Nastąpił delikatny samozachwyt. KEKS! Pierwszy raz w życiu go zrobiłam , ile ja traciłam do tej pory! Co za rewelacja. Relacja efekt vs nakład fantastyczna! Przygotowuje się to cudo chwile, piecze 2 chwile, a śniadanie z keksem w roli głównej jest naprawdę niecodzienne i można zachwycić (się i kogoś):)
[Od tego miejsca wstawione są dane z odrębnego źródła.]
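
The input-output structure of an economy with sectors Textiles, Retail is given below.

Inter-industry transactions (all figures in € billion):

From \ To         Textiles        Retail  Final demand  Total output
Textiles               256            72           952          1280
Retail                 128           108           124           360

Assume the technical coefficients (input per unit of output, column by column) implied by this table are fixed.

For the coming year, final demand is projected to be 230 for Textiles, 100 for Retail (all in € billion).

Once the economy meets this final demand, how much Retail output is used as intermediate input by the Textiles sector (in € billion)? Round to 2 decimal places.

z_RT = 33.52

Technical coefficients a_ij = z_ij / X_j:
  a_TT = 256/1280 = 0.20, a_RT = 128/1280 = 0.10
  a_TR = 72/360 = 0.20, a_RR = 108/360 = 0.30
I − A =
  [   0.80    -0.20]
  [  -0.10     0.70]
det(I−A) = (0.80)(0.70) − (-0.20)(-0.10) = 0.5400
adj(I−A) = [[0.70, 0.20], [0.10, 0.80]]
(I − A)⁻¹ = adj(I−A) / det(I−A) ≈
  [   1.2963     0.3704]
  [   0.1852     1.4815]
First solve x = (I − A)⁻¹ d = adj(I−A)·d / det(I−A); in particular x_T = (0.70·230 + 0.20·100) / 0.5400 = 181.00 / 0.5400 ≈ 335.1852.
Intermediate flow from R to T: z_RT = a_RT · x_T = 0.10 × 181.00 / 0.5400 = 18.10 / 0.5400 ≈ 33.52.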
Przepis pochodzi z książki „Imprezowe bufety”.
Składniki:
- 200g cukinii
- 2 łyżki oliwy z oliwek
- 2 jajka
- 170 g mąki
- 1 opakowanie suszonych drożdży (7g)
- 100 ml mleka
- 100 g koziego sera
- zioła (kolendra, bazylia, mięta)
W przepisie oryginalnym napisano aby usmażyć cukinię na 3 łyżka oliwy, ale zamiast tego ją zgrillowałam bez tłuszczu (czasem lepiej mniej niż więcej;)). W każdym razie włączamy piekarnik na 180 stopni. Kroimy cukinię na plastry i grillujemy ok 15 min. W tym czasie łączymy jaja, mąkę i drożdże. Dodajemy mleko, 2 łyżki oliwy, odrobinę soli. Do ciasta dorzucamy cukinię, pokrojony w kostkę kozi ser i poszatkowane zioła. Ciasto będzie miało taką ciągnącą się konsystencję. Nie staramy się jakoś specjalnie tego ciasta ujednolicać, ono sobie i tak spokojnie wyrośnie. Ciasto przekładamy do prostokątnej foremki (ja wykorzystałam taką 10 cm x 30 cm) i pieczemy około 45 min. Miłego!